We'd LAVA to help! New advertising consultancy is a 'molten pot' of ideas
Two young Bermudians have erupted on to the media and advertising scene with the launch of their company LAVA Visual Boutique.
Jon Legere, 26, and his partner Megan Pitman, 29, started up their communications consultancy on Park Road in June having first developed their skills apart. Already the pair have secured a number of clients including Show-off magazine and Bermudian Business magazine.
Ms Pitman previously completed a Fine Arts degree in Design at Concordia University in Montreal where she also worked at a graphic design studio. In January this year she completed her Masters in Communication Design at St. Martin's in London. After a brief stint freelancing, she decided to return home. At the same time, Mr. Legere, who received a Fine Arts degree in New Media at Purchase College in New York, had hit a plateau in his own career.
He had previously worked for a new media firm in New York and for e-Media and had decided he had learned as much as he could at his then current employer Aardvark Communications.
The two got together and decided to set up LAVA Visual Boutique. LAVA reflects Bermuda's origins as a volcanic island as well as the nature of creative ideas turning into something.
Ms Pitman said: "When are you going through the process of designing you come up with a bunch of liquid formed ideas and then they become solid as they develop. It came from that and we wanted to link it back to Bermuda so something that was new, fresh and the sense of motion and then a foundation."
The word "boutique" reflects the size of the firm. Unlike other agencies that have large numbers of staff working in specific areas, Ms Pitman and Mr. Legere are the only two full-time staff and act as jacks-of-all-trades.
Ms Pitman said: "There is sort of a traditional model for the way agencies are run where the design and the artistic creative side is not necessarily valued as much as we believe it should be. Contemporary, emerging new designers are jack-of-all-trades and they are able to be business people and they are account managers. They can sit across from a corporate client and explain their ideas better than an account executive can so it is being multi-faceted in terms of approach and understanding the business from all angles as opposed to just being a creative or just being a designer or just being a front man."

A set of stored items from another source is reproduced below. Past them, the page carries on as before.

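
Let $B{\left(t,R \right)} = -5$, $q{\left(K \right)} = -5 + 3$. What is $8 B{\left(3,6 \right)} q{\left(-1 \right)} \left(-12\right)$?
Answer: $-960$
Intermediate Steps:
$q{\left(K \right)} = -2$
$8 B{\left(3,6 \right)} q{\left(-1 \right)} \left(-12\right) = 8 \left(\left(-5\right) \left(-2\right)\right) \left(-12\right) = 8 \cdot 10 \left(-12\right) = 80 \left(-12\right) = -960$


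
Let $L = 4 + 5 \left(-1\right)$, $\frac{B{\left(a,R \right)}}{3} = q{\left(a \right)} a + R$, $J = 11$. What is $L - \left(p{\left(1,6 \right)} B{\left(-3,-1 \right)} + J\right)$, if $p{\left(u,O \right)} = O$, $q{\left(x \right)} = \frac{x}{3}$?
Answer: $-48$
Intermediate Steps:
$q{\left(x \right)} = \frac{x}{3}$ ($q{\left(x \right)} = x \frac{1}{3} = \frac{x}{3}$)
$B{\left(a,R \right)} = a^{2} + 3 R$ ($B{\left(a,R \right)} = 3 \left(\frac{a}{3} a + R\right) = 3 \left(\frac{a^{2}}{3} + R\right) = 3 \left(R + \frac{a^{2}}{3}\right) = a^{2} + 3 R$)
$L = -1$ ($L = 4 - 5 = -1$)
$L - \left(p{\left(1,6 \right)} B{\left(-3,-1 \right)} + J\right) = -1 - \left(6 \left(\left(-3\right)^{2} + 3 \left(-1\right)\right) + 11\right) = -1 - \left(6 \left(9 - 3\right) + 11\right) = -1 - \left(6 \cdot 6 + 11\right) = -1 - \left(36 + 11\right) = -1 - 47 = -48$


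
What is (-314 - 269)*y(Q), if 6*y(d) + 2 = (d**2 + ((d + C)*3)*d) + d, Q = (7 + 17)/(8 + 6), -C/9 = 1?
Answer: 497299/147 ≈ 3383.0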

Ms Pitman says that because they have embraced this combined business and creative approach they can have more intimate relationships with clients. Their services range from logo and branding to web design, print and broadcast advertising campaigns, corporate graphics and event planning.
While there are already many established firms on the island offering the same services, they say that beyond being a boutique firm their international experience also gives them an edge over their competitors.
Mr. Legere said: "The main edge is Megan's background in Montreal and London. I worked in New York for several years. We have such an international scope of how it is done overseas and we're bringing that back home."
Ms Pitman says that when Bermudian designers excel at their craft, they generally tend to stay away from home because it is more exciting and competitive elsewhere. That is the reason she stayed away for so long, but she now sees the establishment of her own design business here as an opportunity to raise the bar.
"London and New York are more edgy places to be practising as a designer however there is a lot of scope for the bar to be raised here and that is where we can come in and see our place," she said.